Bonheur d’avoir pu vivre cette pause : être là, ne rien faire, laisser mes yeux vagabonder, mes pensées s’envoler. Découverte de plein de choses nouvelles. Frustration de ne pas avoir une vue à 360°.

J’arrive et je ne sais pas trop ce que je dois regarder, perchée entre ciel et terre. Le ciel d’abord, de plomb strié de bandes plus ou moins claires, mais sans mouvement, puis le parking à mes pieds, comme figé, où rien ne se passe.

Le premier mouvement que je vois, c’est un avion au loin qui s’apprête à atterrir. D’où vient-il ? Puis deux oiseaux se lancent dans un ballet acrobatique, se suivent, se croisent, puis se séparent.

En me serrant dans le coin de mon abri, à droite, je réalise que la ville m’offre les âges qu’elle a traversés : d’abord la majestueuse dame tout en pierres et dentelle avec à ses pieds les constructions d’après-guerre, puis, au loin, comme surgies de terre pour la protéger, 4 tours et le château d’eau de la ZUP.

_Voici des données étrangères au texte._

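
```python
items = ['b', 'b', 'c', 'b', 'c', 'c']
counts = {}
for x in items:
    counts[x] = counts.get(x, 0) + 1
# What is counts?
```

Initial: counts = {}, items = ['b', 'b', 'c', 'b', 'c', 'c']
See 'b': counts = {'b': 1}
See 'b': counts = {'b': 2}
See 'c': counts = {'b': 2, 'c': 1}
See 'b': counts = {'b': 3, 'c': 1}
See 'c': counts = {'b': 3, 'c': 2}
See 'c': counts = {'b': 3, 'c': 3}

{'b': 3, 'c': 3}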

Et la vieille dame en pierres sait me rappeler que, depuis des siècles, elle veille, sonnant tous les 14 quarts d’heure, résistante au temps qui passe.

Mes yeux redescendent. Je n’avais jamais réalisé que tant de gens marchent seuls ou accompagnés d’un chien. Je n’avais jamais réalisé que tant de bus se croisent.

Et puis l’atmosphère change. Le gris du ciel semble déteindre sur les maisons dont les fenêtres s’allument les unes après les autres comme pour s’en défendre. Les lampadaires du parking prennent vie à leur tour, projetant de la poudre d’or sur les arbustes. Les oiseaux ne se déplacent plus qu’en groupes de plus en plus soudés les uns aux autres : sentent-ils la nuit approcher ? Celle-ci va déployer progressivement son noir manteau sur les rues que je vais parcourir pour repartir, et je ne peux m’empêcher de songer à ces mots : « O nuit, vient apporter à la terre le calme enchantement de ton mystère » (Rameau).

Merci pour cette formidable aventure.